On the other hand, the fate of our family and Ondrej also is almost identical to millions of unknown soldiers around the world. It doesn’t matter what nationality they were. They were fathers, husbands, brothers, and sons. Someone who had a name and a face. Someone who put his life in a military conflict. And someone who gave his life for the freedom of others. Someone who liked his family and the view of his native land. someone on whom today almost no one will remember. I often come across the question, why and for whom I actually do this project. I think every person should leave a message behind in this world.
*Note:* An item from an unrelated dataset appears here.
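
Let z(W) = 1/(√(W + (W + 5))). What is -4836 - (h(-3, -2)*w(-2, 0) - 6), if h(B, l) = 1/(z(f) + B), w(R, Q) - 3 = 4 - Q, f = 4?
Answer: -560007/116 + 7*√13/116 ≈ -4827.4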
It doesn’t matter how big and in what form. It is important that we did not live unnecessarily and did something beneficial for society. My way is the Tree of Peace project, which I do not only for my grandfather. I do it for all soldiers who have been killed or otherwise affected by any meaningless military conflict. I do this for those who had their ideals and dreams of a better life. I do not do this for well-known generals and colonels, which are written in textbooks. But for those on which nobody will remember. Those who merge with the gray crowd and were just a mass of people and a tool for someone to fulfill their war dreams. Simply for all unknown soldiers whose remains lie in mass graves, but also in unmarked and unknown places. The events of 2020 associated with the global pandemic of the coronavirus COVID-19 have shown that we can still be in solidarity with those who are in need. I do not want to link our project only to the victims of war conflicts. We should also honour those who lost their lives during natural disasters, including the victims of various epidemics, especially the unknown ones. We won’t never know anymore their names, but we know that we can do at least one thing for them – to plant a tree in their memory as a symbol of friendship and life.

And as Pope Benedict XVI said during The World Peace Day 2006: “Peace is an irrepressible desire present in the heart of every person that transcends any specific cultural peculiarities. That is why everyone must feel obliged to such a valuable good and advocate for it, that no form of lie can creep into it and has not poisoned mutual relations ”.

Therefore, let´s make love the lifeblood of this world.